Giliran Silva masuk ke ruangan itu. Dia tidak merasa ketakutan, tapi ada perasaan yang sangat mengganggu pikirannya.
Silva sudah berada dihadapan Sadis Couple ini. Silva hanya bisa melihat muka kak Mia. Sedangkan kak Steven masih menunduk, sehingga Silva tidak bisa melihat mukanya. Kak Mia mempersilahkan Silva untuk memperkenalkan diri. Ya, dengan ekspresi yang mengerikan.
“Nama saya... nama saya Silvana Akihara. Dulu sekolah di SMA Seigaku, Jepang—“
“Kamu ngapain kuliah di Indonesia. Lebih enak di Jepang kan?” kak Mia memotong
“Karena oyaji ada di Indonesia. Beliau nggak pengen saya sendirian di Jepang. Makanya saya disuruh kuliah disini,” jelas Silva.
“Kamu bukan asli Jepang, kan? Mukamu nggak ada Jepangnya sama sekali. Kamu tahu ndeso?
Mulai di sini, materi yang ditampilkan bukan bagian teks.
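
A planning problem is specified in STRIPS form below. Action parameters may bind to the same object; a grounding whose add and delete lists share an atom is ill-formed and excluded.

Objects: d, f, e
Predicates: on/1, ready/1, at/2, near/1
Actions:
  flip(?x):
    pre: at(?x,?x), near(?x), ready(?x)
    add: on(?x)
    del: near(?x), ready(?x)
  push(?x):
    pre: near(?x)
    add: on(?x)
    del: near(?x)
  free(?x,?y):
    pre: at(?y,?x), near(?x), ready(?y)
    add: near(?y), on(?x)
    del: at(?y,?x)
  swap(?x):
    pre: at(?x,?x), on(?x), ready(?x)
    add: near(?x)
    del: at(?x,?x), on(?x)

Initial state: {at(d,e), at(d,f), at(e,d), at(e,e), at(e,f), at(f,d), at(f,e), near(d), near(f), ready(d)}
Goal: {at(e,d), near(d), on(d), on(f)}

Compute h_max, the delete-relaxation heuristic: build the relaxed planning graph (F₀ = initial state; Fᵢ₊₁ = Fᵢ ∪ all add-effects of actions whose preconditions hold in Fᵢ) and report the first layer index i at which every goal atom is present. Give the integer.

1

F0 = init (10 atoms)
F1 = F0 ∪ {on(d), on(f)}  (12 atoms)
goal ⊆ F1  ⇒  h_max = 1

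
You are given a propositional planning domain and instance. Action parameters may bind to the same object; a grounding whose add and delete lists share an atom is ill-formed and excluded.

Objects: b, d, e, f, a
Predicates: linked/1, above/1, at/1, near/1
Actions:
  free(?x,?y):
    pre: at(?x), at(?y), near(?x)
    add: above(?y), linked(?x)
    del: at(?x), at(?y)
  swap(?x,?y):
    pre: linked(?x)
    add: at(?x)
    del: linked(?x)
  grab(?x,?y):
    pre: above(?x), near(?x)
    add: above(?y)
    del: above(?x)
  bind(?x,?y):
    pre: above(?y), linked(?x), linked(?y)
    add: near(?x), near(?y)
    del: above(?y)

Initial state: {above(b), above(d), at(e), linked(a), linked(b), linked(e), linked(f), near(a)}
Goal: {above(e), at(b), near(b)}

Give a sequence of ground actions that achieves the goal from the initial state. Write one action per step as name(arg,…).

1. bind(e,b)  →  {above(d), at(e), linked(a), linked(b), linked(e), linked(f), near(a), near(b), near(e)}
2. free(e,e)  →  {above(d), above(e), linked(a), linked(b), linked(e), linked(f), near(a), near(b), near(e)}
3. swap(b,b)  →  {above(d), above(e), at(b), linked(a), linked(e), linked(f), near(a), near(b), near(e)}

bind(e,b); free(e,e); swap(b,b)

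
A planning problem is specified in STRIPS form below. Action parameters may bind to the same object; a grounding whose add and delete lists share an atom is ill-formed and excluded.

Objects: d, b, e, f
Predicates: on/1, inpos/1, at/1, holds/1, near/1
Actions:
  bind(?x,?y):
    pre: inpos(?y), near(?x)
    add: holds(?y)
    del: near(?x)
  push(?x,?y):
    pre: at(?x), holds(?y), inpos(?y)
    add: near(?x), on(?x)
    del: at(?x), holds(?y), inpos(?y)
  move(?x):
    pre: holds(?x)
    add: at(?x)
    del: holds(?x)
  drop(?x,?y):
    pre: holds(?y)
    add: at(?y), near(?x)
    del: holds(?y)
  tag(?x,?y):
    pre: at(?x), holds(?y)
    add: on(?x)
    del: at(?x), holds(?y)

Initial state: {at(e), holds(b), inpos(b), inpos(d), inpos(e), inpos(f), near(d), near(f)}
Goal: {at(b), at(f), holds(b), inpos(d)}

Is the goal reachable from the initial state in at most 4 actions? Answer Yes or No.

Yes

1. bind(d,f)  →  {at(e), holds(b), holds(f), inpos(b), inpos(d), inpos(e), inpos(f), near(f)}
2. move(b)  →  {at(b), at(e), holds(f), inpos(b), inpos(d), inpos(e), inpos(f), near(f)}
3. bind(f,b)  →  {at(b), at(e), holds(b), holds(f), inpos(b), inpos(d), inpos(e), inpos(f)}
4. move(f)  →  {at(b), at(e), at(f), holds(b), inpos(b), inpos(d), inpos(e), inpos(f)}
optimal plan length = 4; 4 ≤ 4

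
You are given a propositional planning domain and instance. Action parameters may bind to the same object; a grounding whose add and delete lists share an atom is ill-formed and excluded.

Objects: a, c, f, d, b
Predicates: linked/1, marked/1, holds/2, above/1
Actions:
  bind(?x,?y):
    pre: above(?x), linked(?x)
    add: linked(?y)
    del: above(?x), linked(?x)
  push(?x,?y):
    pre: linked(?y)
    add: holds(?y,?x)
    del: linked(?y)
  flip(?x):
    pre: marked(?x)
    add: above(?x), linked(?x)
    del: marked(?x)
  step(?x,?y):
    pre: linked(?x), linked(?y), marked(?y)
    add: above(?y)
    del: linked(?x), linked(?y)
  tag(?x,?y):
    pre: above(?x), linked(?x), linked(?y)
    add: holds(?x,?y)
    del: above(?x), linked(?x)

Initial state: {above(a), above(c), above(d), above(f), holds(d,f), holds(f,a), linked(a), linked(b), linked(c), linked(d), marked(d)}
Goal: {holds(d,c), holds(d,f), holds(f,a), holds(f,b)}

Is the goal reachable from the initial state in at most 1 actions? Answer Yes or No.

No

1. bind(a,f)  →  {above(c), above(d), above(f), holds(d,f), holds(f,a), linked(b), linked(c), linked(d), linked(f), marked(d)}
2. push(c,d)  →  {above(c), above(d), above(f), holds(d,c), holds(d,f), holds(f,a), linked(b), linked(c), linked(f), marked(d)}
3. push(b,f)  →  {above(c), above(d), above(f), holds(d,c), holds(d,f), holds(f,a), holds(f,b), linked(b), linked(c), marked(d)}
optimal plan length = 3; 3 > 1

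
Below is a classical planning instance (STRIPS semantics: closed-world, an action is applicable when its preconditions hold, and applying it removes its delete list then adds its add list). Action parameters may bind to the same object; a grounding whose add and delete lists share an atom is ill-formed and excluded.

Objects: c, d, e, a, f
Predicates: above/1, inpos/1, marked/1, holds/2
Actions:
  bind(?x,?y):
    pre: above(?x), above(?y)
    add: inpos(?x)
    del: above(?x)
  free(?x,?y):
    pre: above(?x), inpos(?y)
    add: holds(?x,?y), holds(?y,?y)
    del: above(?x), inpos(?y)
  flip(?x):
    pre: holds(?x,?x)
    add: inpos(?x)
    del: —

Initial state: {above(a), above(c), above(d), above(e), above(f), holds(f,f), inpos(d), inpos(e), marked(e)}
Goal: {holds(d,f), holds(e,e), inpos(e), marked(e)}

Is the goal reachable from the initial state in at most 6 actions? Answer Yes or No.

Yes

1. bind(f,c)  →  {above(a), above(c), above(d), above(e), holds(f,f), inpos(d), inpos(e), inpos(f), marked(e)}
2. free(c,e)  →  {above(a), above(d), above(e), holds(c,e), holds(e,e), holds(f,f), inpos(d), inpos(f), marked(e)}
3. bind(e,d)  →  {above(a), above(d), holds(c,e), holds(e,e), holds(f,f), inpos(d), inpos(e), inpos(f), marked(e)}
4. free(d,f)  →  {above(a), holds(c,e), holds(d,f), holds(e,e), holds(f,f), inpos(d), inpos(e), marked(e)}
optimal plan length = 4; 4 ≤ 6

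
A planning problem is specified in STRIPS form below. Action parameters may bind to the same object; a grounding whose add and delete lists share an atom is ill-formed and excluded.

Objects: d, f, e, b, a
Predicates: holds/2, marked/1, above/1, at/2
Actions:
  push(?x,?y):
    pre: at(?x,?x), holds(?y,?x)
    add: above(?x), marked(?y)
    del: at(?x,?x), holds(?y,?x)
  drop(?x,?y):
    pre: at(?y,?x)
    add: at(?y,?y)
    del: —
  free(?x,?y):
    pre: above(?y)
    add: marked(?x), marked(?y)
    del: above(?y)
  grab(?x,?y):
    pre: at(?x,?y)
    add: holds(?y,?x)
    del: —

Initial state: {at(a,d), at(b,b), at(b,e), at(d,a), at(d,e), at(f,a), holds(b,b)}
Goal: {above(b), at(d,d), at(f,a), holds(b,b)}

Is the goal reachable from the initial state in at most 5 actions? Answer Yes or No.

1. drop(e,d)  →  {at(a,d), at(b,b), at(b,e), at(d,a), at(d,d), at(d,e), at(f,a), holds(b,b)}
2. grab(b,e)  →  {at(a,d), at(b,b), at(b,e), at(d,a), at(d,d), at(d,e), at(f,a), holds(b,b), holds(e,b)}
3. push(b,e)  →  {above(b), at(a,d), at(b,e), at(d,a), at(d,d), at(d,e), at(f,a), holds(b,b), marked(e)}
optimal plan length = 3; 3 ≤ 5

Yes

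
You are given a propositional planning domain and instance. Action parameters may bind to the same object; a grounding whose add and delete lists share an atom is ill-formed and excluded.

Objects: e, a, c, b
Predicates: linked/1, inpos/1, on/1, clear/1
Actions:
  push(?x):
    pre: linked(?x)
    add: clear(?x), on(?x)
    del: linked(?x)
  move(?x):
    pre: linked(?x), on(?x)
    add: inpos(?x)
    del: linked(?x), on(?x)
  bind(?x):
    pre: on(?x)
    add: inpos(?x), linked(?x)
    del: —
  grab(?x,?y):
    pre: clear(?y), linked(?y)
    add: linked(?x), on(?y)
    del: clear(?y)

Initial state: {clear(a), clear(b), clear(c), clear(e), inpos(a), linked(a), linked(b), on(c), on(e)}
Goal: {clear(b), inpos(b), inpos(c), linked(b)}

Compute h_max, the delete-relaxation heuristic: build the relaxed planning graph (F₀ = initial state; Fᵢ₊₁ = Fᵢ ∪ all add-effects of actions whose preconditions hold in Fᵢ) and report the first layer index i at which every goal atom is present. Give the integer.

2

F0 = init (9 atoms)
F1 = F0 ∪ {inpos(c), inpos(e), linked(c), linked(e), on(a), on(b)}  (15 atoms)
F2 = F1 ∪ {inpos(b)}  (16 atoms)
goal ⊆ F2  ⇒  h_max = 2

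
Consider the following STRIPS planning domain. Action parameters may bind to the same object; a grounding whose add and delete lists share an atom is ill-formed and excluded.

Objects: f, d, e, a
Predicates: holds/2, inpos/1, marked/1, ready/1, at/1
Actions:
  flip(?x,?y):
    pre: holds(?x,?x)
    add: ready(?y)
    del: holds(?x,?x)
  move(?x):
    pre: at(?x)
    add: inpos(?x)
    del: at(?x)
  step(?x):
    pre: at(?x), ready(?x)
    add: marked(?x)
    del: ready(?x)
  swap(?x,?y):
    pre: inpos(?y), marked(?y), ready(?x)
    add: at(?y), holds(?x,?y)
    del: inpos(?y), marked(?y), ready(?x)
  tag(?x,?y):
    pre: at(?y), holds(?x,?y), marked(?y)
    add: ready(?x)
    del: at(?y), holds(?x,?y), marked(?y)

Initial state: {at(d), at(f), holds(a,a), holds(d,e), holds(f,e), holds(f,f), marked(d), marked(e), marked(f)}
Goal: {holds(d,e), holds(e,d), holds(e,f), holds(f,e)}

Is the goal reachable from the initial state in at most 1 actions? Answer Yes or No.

1. flip(f,e)  →  {at(d), at(f), holds(a,a), holds(d,e), holds(f,e), marked(d), marked(e), marked(f), ready(e)}
2. move(f)  →  {at(d), holds(a,a), holds(d,e), holds(f,e), inpos(f), marked(d), marked(e), marked(f), ready(e)}
3. move(d)  →  {holds(a,a), holds(d,e), holds(f,e), inpos(d), inpos(f), marked(d), marked(e), marked(f), ready(e)}
4. swap(e,f)  →  {at(f), holds(a,a), holds(d,e), holds(e,f), holds(f,e), inpos(d), marked(d), marked(e)}
5. flip(a,e)  →  {at(f), holds(d,e), holds(e,f), holds(f,e), inpos(d), marked(d), marked(e), ready(e)}
6. swap(e,d)  →  {at(d), at(f), holds(d,e), holds(e,d), holds(e,f), holds(f,e), marked(e)}
optimal plan length = 6; 6 > 1

No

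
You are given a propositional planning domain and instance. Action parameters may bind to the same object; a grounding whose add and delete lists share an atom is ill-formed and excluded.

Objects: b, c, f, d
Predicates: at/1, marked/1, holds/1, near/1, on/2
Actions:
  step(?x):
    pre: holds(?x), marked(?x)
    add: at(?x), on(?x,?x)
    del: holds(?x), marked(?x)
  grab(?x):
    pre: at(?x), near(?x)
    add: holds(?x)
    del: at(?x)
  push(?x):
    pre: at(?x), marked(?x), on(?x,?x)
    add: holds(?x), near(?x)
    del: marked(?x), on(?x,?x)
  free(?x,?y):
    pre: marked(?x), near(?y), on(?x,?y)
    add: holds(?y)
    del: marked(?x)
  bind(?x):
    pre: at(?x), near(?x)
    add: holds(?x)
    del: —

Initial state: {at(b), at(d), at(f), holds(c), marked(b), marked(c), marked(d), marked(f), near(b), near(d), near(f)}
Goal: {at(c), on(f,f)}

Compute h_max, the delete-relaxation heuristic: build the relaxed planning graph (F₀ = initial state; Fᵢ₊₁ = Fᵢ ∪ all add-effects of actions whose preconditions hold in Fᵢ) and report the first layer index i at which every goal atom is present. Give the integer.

2

F0 = init (11 atoms)
F1 = F0 ∪ {at(c), holds(b), holds(d), holds(f), on(c,c)}  (16 atoms)
F2 = F1 ∪ {near(c), on(b,b), on(d,d), on(f,f)}  (20 atoms)
goal ⊆ F2  ⇒  h_max = 2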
Ya, itu mukamu.”
“Saya orang Indonesia asli 100%. Oyaji itu ayah angkat saya yang asli orang Jepang. Setelah 15 tahun lalu paman saya dibunuh orang, oyaji yang merawat saya sampai sekarang.”
“Kamu curhat?” tanya kak Mia.
“Enggak sih. Kan memperkenalkan diri. Biar kakak lebih kenal, makanya saya cerita.”
Kak Mia terdiam sejenak. “Terus.. kenapa bukan kamu aja yang dibunuh? Kenapa harus pamanmu?”
“Sebenarnya saya juga akan dibunuh waktu itu. Tapi kayaknya Tuhan masih kasi saya kesempatan untuk tinggal di dunia ini.”
“Waktu itu kamu tahu siapa yang pembunuhnya?”
“Kak Mia penasaran? Mmmm... mereka ayah dan anaknya. Mereka benci banget sama keluarga saya. Terlebih lagi laki-laki tua itu. Kayaknya tuh orang ada dendam kesumat ke paman,” cerita Silva. Tiba-tiba dia terdiam dan... “Om Jafar... Stevano...” Silva berbisik menyebutkan kedua nama itu. Mungkin kak Mia sadar dengan apa yang sedang terjadi pada Silva saat itu. Tangan Silva bergetar hebat.
Silva melihat kak Steven menegakkan kepalanya. “Silvana...” kata kak Steven lirih tapi Silva bisa mendengarnya. “Ya, kak?” katanya. Kak Steven berdiri terkejut melihat Silva. Sedangkan Silva heran melihatnya. “Kamu.. kamu Silvana Zinandar?” tanyanya pada Silva. Silva terdiam terkejut. Lalu Silva melihat name tag di jas almamaternya. Alexandre Stevano.
Silva keluar dari ruangan itu. Kak Mia berteriak pada Silva agar ia kembali karena ‘sidang’ belum selesai. Namun Silva tetap berjalan. Pintu Silva buka dengan kekuatan penuh. Pintu itu tidak langsung ditutup, pintu itu dibiarkan terbuka. Dan Silva berkata dengan sangat lantang pada peserta lainnya yang sedang menunggu giliran, “KALIAN JANGAN TAKUT MASUK KE RUANGAN ITU!!! DIA... eee.. MEREKA... POKOKNYA KALIAN JANGAN TAKUT SAMA MEREKA!!! KALAU MEREKA MACAM-MACAM SAMA KALIAN,—“ Silva menoleh ke arah kak Steven, bukan, Stevano, “KALIAN LANGSUNG AJA LAPOR POLISI!!!”. Silva berlari meninggalkan area itu. Semua peserta dan panitia ospek yang ada di situ heran.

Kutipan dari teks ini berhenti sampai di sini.